Um cãozinho saltara para a cadeira ao lado do rei e estava agora a esticar o pescoço sorrateiramente para o prato de gelado.
– Senhor… – disse, para o avisar.
– O que é? Oh, Daisy, para o chão. – Carlos empurrou a cadelita com pouca convicção. – Diga-me, signor, como se chama? – perguntou, olhando novamente para mim.
– Demirco, senhor.
– Sabe alguma coisa de casas de gelo, Demirco? Como são feitas, e essas coisas?
– Claro que sim.
– Construí uma casa de gelo no Parque de St. James. O gelo que contém será colocado ao seu dispor.
– Obrigado, senhor.
– Mas os meus homens não conseguem pô-la a funcionar e o raio do gelo está sempre a derreter.
Fiz uma vénia.
– Terei todo o prazer em verificar se há algo que eu possa fazer para melhorar a situação.
– Excelente. – Carlos empurrou a cadeira para trás. A audiência estava obviamente a chegar ao fim. Fiz outra vénia, com o braço esquerdo erguido atrás de mim da maneira formal e correcta.
Rochester riu-se.
– Céus, parece que vai fazer aparecer uma pomba.
– Fale com o Chiffinch – disse-me o rei, enquanto um criado se aproximava e colocava uma capa negra sobre os ombros reais. – Obrigado, signor Demirco, e seja bem-vindo.

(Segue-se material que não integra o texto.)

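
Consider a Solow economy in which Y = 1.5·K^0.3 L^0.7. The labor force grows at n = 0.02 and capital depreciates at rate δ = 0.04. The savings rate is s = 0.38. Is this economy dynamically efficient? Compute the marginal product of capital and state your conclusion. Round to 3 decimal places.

n + δ = 0.02 + 0.04 = 0.06.
Steady-state k*: s·A·k^0.3 = 0.06·k gives k* = (0.38·1.5/0.06)^(1/0.7) ≈ 24.9315.
MPK = 0.3·1.5·24.9315^(-0.7) ≈ 0.0474.
MPK < n+δ = 0.06, so the economy is dynamically inefficient (over-saving).

dynamically inefficient; MPK ≈ 0.047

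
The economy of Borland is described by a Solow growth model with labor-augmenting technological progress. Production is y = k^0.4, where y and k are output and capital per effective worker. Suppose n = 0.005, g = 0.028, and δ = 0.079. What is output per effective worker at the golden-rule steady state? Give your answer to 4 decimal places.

y_gold ≈ 2.3365

n + g + δ = 0.005 + 0.028 + 0.079 = 0.112.
Maximizing c = f(k) − (n+g+δ)·k gives f'(k) = n+g+δ, i.e. 0.4·k^(0.4−1) = 0.112, so k_gold = (0.4/0.112)^(1/0.6) ≈ 8.3446.
Output: y_gold = k_gold^0.4 = 8.3446^0.4 ≈ 2.3365.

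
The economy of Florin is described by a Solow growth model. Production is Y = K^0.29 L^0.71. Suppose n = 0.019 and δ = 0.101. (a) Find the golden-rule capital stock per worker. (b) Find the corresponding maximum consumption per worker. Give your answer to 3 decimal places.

Capital per worker breaks even when investment replaces (n + δ)·k; here n + δ = 0.12.
Setting f'(k) = n+δ gives 0.29·k^(0.29−1) = 0.12, hence k_gold = (0.29/0.12)^(1/0.71) ≈ 3.4653.
y_gold = 3.4653^0.29 ≈ 1.4339; c_gold = y_gold − 0.12·k_gold ≈ 1.0181.

(a) k_gold ≈ 3.465; (b) c_gold ≈ 1.018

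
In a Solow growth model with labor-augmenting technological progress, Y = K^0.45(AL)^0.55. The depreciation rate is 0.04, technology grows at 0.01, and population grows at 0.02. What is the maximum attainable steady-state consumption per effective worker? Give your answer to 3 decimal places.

c_gold ≈ 2.521

Capital per effective worker breaks even when investment replaces (n + g + δ)·k; here n + g + δ = 0.07.
Setting f'(k) = n+g+δ gives 0.45·k^(0.45−1) = 0.07, hence k_gold = (0.45/0.07)^(1/0.55) ≈ 29.4645.
y_gold = 29.4645^0.45 ≈ 4.5834.
c_gold = y_gold − (n+g+δ)·k_gold = 4.5834 − 0.07·29.4645 ≈ 2.5209.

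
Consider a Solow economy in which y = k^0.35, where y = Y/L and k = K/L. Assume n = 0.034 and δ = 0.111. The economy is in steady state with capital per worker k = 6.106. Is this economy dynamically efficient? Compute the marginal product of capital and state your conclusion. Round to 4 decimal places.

dynamically inefficient; MPK ≈ 0.1080

The effective depreciation rate is n + δ = 0.034 + 0.111 = 0.145.
MPK = 0.35·k^(0.35−1) = 0.35·6.106^(-0.65) ≈ 0.1080.
MPK < 0.145, so the economy is dynamically inefficient (over-saving).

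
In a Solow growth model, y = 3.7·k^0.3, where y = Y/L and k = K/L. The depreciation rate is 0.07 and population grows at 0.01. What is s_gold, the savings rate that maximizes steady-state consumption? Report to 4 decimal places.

Capital per worker breaks even when investment replaces (n + δ)·k; here n + δ = 0.08.
At the golden rule MPK = n+δ, and in any Cobb-Douglas steady state s = (n+δ)·k/y = MPK·k/y = capital's share 0.3.

s_gold = 0.3000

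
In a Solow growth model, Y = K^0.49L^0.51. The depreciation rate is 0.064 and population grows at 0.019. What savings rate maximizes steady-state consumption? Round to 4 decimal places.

s_gold = 0.4900

Capital per worker breaks even when investment replaces (n + δ)·k; here n + δ = 0.083.
At the golden rule MPK = n+δ, and in any Cobb-Douglas steady state s = (n+δ)·k/y = MPK·k/y = capital's share 0.49.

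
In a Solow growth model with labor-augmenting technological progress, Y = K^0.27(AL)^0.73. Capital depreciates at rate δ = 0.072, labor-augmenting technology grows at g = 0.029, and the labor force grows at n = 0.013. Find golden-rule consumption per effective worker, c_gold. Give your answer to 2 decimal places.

n + g + δ = 0.013 + 0.029 + 0.072 = 0.114.
Setting f'(k) = n+g+δ gives 0.27·k^(0.27−1) = 0.114, hence k_gold = (0.27/0.114)^(1/0.73) ≈ 3.2580.
y_gold = 3.2580^0.27 ≈ 1.3756.
c_gold = y_gold − (n+g+δ)·k_gold = 1.3756 − 0.114·3.2580 ≈ 1.0042.

c_gold ≈ 1.00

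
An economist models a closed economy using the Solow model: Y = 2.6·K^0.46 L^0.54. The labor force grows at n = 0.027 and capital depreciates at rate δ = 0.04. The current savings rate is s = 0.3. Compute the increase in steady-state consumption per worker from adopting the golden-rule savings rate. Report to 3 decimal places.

The effective depreciation rate is n + δ = 0.027 + 0.04 = 0.067.
Current steady state (s = 0.3): k* = (0.3·2.6/0.067)^(1/0.54) ≈ 94.2130, y* = 2.6·94.2130^0.46 ≈ 21.0409, c* = (1−0.3)·21.0409 ≈ 14.7286.
Setting f'(k) = n+δ gives 0.46·2.6·k^(0.46−1) = 0.067, hence k_gold = (0.46·2.6/0.067)^(1/0.54) ≈ 207.9133.
y_gold = 2.6·207.9133^0.46 ≈ 30.2830, c_gold = y_gold − 0.067·k_gold ≈ 16.3528.
Gain: Δc = 16.3528 − 14.7286 ≈ 1.6242.

Δc ≈ 1.624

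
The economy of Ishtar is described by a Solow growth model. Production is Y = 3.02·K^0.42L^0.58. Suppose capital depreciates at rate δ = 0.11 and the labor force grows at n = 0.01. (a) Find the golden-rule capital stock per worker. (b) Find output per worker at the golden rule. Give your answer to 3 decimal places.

(a) k_gold ≈ 58.297; (b) y_gold ≈ 16.656

Break-even investment rate: n + δ = 0.01 + 0.11 = 0.12.
Setting f'(k) = n+δ gives 0.42·3.02·k^(0.42−1) = 0.12, hence k_gold = (0.42·3.02/0.12)^(1/0.58) ≈ 58.2970.
y_gold = 3.02·58.2970^0.42 ≈ 16.6563.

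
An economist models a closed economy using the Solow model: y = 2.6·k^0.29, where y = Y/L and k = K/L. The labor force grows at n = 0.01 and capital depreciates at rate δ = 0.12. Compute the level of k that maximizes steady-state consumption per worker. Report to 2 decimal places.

k_gold ≈ 11.89

n + δ = 0.01 + 0.12 = 0.13.
Setting f'(k) = n+δ gives 0.29·2.6·k^(0.29−1) = 0.13, hence k_gold = (0.29·2.6/0.13)^(1/0.71) ≈ 11.8919.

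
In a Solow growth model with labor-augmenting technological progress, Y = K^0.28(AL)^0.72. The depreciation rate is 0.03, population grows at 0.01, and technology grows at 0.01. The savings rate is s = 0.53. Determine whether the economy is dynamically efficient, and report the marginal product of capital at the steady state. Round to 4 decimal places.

dynamically inefficient; MPK ≈ 0.0264

Break-even investment rate: n + g + δ = 0.01 + 0.01 + 0.03 = 0.05.
Steady-state k*: s·k^0.28 = 0.05·k gives k* = (0.53/0.05)^(1/0.72) ≈ 26.5483.
MPK = 0.28·26.5483^(-0.72) ≈ 0.0264.
MPK < n+g+δ = 0.05, so the economy is dynamically inefficient (over-saving).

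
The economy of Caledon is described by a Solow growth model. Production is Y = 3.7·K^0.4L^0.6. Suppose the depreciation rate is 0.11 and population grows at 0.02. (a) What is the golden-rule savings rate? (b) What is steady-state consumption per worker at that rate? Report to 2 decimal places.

(a) s_gold = 0.40; (b) c_gold ≈ 11.23

Break-even investment rate: n + δ = 0.02 + 0.11 = 0.13.
For Cobb-Douglas, s_gold equals capital's share: s_gold = 0.4.
Setting f'(k) = n+δ gives 0.4·3.7·k^(0.4−1) = 0.13, hence k_gold = (0.4·3.7/0.13)^(1/0.6) ≈ 57.6143.
y_gold = 3.7·57.6143^0.4 ≈ 18.7247; c_gold = (1−0.4)·y_gold ≈ 11.2348.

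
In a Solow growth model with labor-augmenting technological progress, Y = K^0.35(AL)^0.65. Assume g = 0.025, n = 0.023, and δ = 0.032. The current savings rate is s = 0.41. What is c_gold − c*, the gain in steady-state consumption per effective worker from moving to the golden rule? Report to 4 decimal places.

The effective depreciation rate is n + g + δ = 0.023 + 0.025 + 0.032 = 0.08.
Current steady state (s = 0.41): k* = (0.41/0.08)^(1/0.65) ≈ 12.3548, y* = 12.3548^0.35 ≈ 2.4107, c* = (1−0.41)·2.4107 ≈ 1.4223.
Maximizing c = f(k) − (n+g+δ)·k gives f'(k) = n+g+δ, i.e. 0.35·k^(0.35−1) = 0.08, so k_gold = (0.35/0.08)^(1/0.65) ≈ 9.6855.
y_gold = 9.6855^0.35 ≈ 2.2138, c_gold = y_gold − 0.08·k_gold ≈ 1.4390.
Gain: Δc = 1.4390 − 1.4223 ≈ 0.0167.

Δc ≈ 0.0167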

– Signor De hirto – disse Rochester em voz arrastada. – Bem-vindo, signor De hirto.
Chiffinch era, como vim a descobrir, o criado a quem Cassell entregara as duas últimas bolsas. Foi relativamente vago em relação ao valor e periodicidade dos meus pagamentos.
– Vou falar com o abastecedor. Ou talvez com o cozinheiro.
– Sou o confeiteiro do rei. Não respondo perante cozinheiro nenhum.
Ele encolheu os ombros.
– Bom, o rei tratará disso. – Tive a impressão de que, a menos que houvesse subornos envolvidos, Chiffinch não estava muito preocupado ou interessado.
Cassell, contudo, estava satisfeito.
– Correu tão bem como seria de esperar, dadas as circunstâncias. Contudo, faria bem em ver o que se passa na casa de gelo.
– E tenho de mandar a mensagem dele à Louise.
– Quem? Oh, sim, claro. Mademoiselle Quero-Montá-lo. – Estava a sorrir. – O Rochester é um imbecil, mas um imbecil perspicaz.
– Foi o que o rei me disse. Pessoalmente, ainda não vi evidências disso – retorqui, em tom azedo.
Cassell fez uma cara séria mas tinha os cantos da boca a tremer. Supus que estaria a pensar na outra piadinha do peralvilho. Suspirei. Havia muitas coisas neste país, percebi, às quais nunca me habituaria.